Despite its much-appreciated complexity and multinational bent, Chris Roberson and Jonathan Maybury’s “Sovereign” does not have a strong first issue. It struggles to world-build clearly, does not develop its characters very much and – what perhaps bothered me most – fails to make the most of its medium. As a series opener, it tells the audience a lot about the creative team’s approach, but not much about the characters or the world. Luckily for the coming issues, that approach is a great one; it should make for a series with a strong and many-contoured political landscape. But this introduction unfortunately undersells “Sovereign.”
For me, one of the most interesting parts of fantasy is what it can say about international politics, and how important intercultural understanding can be in a crisis. In large-scale fantasy battles, it’s not just about how “know your enemy” can help to win the war; it’s often about how not knowing one’s enemy can escalate a conflict or introduce one where it needn’t exist.
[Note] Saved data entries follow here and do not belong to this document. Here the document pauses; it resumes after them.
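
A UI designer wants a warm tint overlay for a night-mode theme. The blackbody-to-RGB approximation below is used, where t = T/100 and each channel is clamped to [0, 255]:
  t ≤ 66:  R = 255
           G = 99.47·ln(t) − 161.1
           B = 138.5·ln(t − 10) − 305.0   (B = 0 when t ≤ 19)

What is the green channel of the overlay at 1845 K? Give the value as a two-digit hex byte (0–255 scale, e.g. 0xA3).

0x81

t = 1845/100 = 18.45; the t ≤ 66 branch applies.
G = 99.47·ln 18.45 − 161.1 = 99.47·2.9151 − 161.1 = 128.861.
Rounded: 129; in hex, 0x81.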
So I’m excited that “Sovereign” is clearly interested in the ways that different groups intersect and do or don’t interact. Rather than resorting to the homogenous, monolith cultures that sometimes pop up in the fantasy genre, the creative team is constructing a more complex society.
The first issue is split into three parts, highlighting three groups who have nothing in common except a shared threat. One chapter follows the Luminari, the caste-less outcasts responsible for disposing of the dead; the second follows the heir apparent to the throne of Khend, who is more horse-lord than Khendish; and the last follows a diplomatic envoy from Albelund en route to Khend. Through these short pieces, “Sovereign” #1 does succeed in laying out each group’s broad concerns, but it didn’t get me to invest in either them or the broader universe.
It was telling that the prose at the end was the most compelling piece of world- and character-building. That section has all the good stuff – details about the world, clear historic alignment, a poignant character arc – that the actual “comics” part of the issue lacks. These are things that the reader needs to know, but Roberson tacks them on at the end rather than integrating them. I’m not against comics with long text portions in the back —what fantasy fan doesn’t love a meaty appendix? — but dumping all this here feels like cheating. It also feels like it’s selling the potential of comics short. Prose might convey this information more easily, but that doesn’t mean it does so more effectively or engagingly.
Maybury’s art is also somewhat awkward. His figures felt buried in their cloaks and costumes, and it could be difficult to discern what was going on. That said, I thought the reanimated shark corpse in the third chapter was creative and wonderfully done. As it coursed through the water toward the envoy’s ship, it looked like there were wailing skulls in its wake.
The issue as a whole is beautifully designed. The title pages for each of the three segments are modern and impactful, and the quotes at the beginning, though they’re an often-used approach, provide a clean encapsulation of each chapter’s emotional setting.
Perhaps the team behind “Sovereign” sees the multicultural, multi-layered nature of its story as the series’ real selling point, and that’s why this issue is structured to reveal so little about each group. If so, in some ways they’re right. It’s at least sold me on the next two or three issues. However, I do wish they’d sold it more strongly on the world and the characters themselves — because they all look quite interesting.